The wintery storms that caused widespread disruption in the final days of February reduced the online grocer’s first quarter sales growth by almost one percentage point.
This meant retail revenue growth was a more modest 11.7% to £363.4m, compared with 13.1% in the same period in 2017 and consensus estimates of 12%. Average order size fell 0.4% to £110.45 compared with £110.85 in the 13 weeks to 26 February 2017, though average orders per week rose 11.1% to 280,00 from 252,000 in the 13 weeks to 26 February 2017.
The slowing sales growth led to a frosty City reception. The shares fell 0.7% to 568.2p on Tuesday following its trading update after dropping 2.3% on the previous day. By Thursday lunchtime Ocado was down to 532.8p, 9.1% lower than the previous week’s closing price of 585.8p.

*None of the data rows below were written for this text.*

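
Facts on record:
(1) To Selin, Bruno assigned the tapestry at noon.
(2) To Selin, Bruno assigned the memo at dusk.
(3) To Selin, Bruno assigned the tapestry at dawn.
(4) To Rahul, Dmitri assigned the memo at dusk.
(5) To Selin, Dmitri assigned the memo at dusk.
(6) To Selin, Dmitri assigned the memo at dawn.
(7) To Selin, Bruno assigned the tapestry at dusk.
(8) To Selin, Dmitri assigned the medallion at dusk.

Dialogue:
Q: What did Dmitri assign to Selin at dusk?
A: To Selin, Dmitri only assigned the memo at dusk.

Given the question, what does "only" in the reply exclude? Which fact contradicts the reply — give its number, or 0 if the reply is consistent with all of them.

The question "What did ...?" targets the thing, so in the reply the focus falls on "the memo".
"Only" then excludes alternative things while the background — agent = Dmitri, recipient = Selin, setting = at dusk — is held fixed.
Fact (8) shares the background with a different thing (the medallion) — counterexample.
(Fact (4) would refute a reading with focus on the recipient — but that is not what the question asks.)

8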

Broker Numis reduced its rating on the stock from ‘buy’ to ‘add’, but argued the first quarter update remained “solid” despite the consensus miss. Instead, the rating cut reflects Ocado’s rapid share price growth driven by the signings of international supply deals with France’s Groupe Casino and Canada’s Sobeys. The grocer’s shares have more than doubled since late November and hit a multi-year high of 603.2p in early March.
Hargreaves Lansdown said: “We’re unlikely to get news of any more deals at this stage … any indication there are more interested parties at the negotiating table will be important.”
Potato producer Produce Investments bounced into the black in the first six months of its financial year, turning last year’s £1m loss into a £2.1m pre-tax profit on revenue up 1.6% from £79.3m to £80.6m. Shore Capital stated: “The results highlight a significant improvement in profitability driven by a combination of strong volume growth aided by new business wins, lower raw material prices and good cost control.” The shares remained unchanged at 162.5p on Thursday.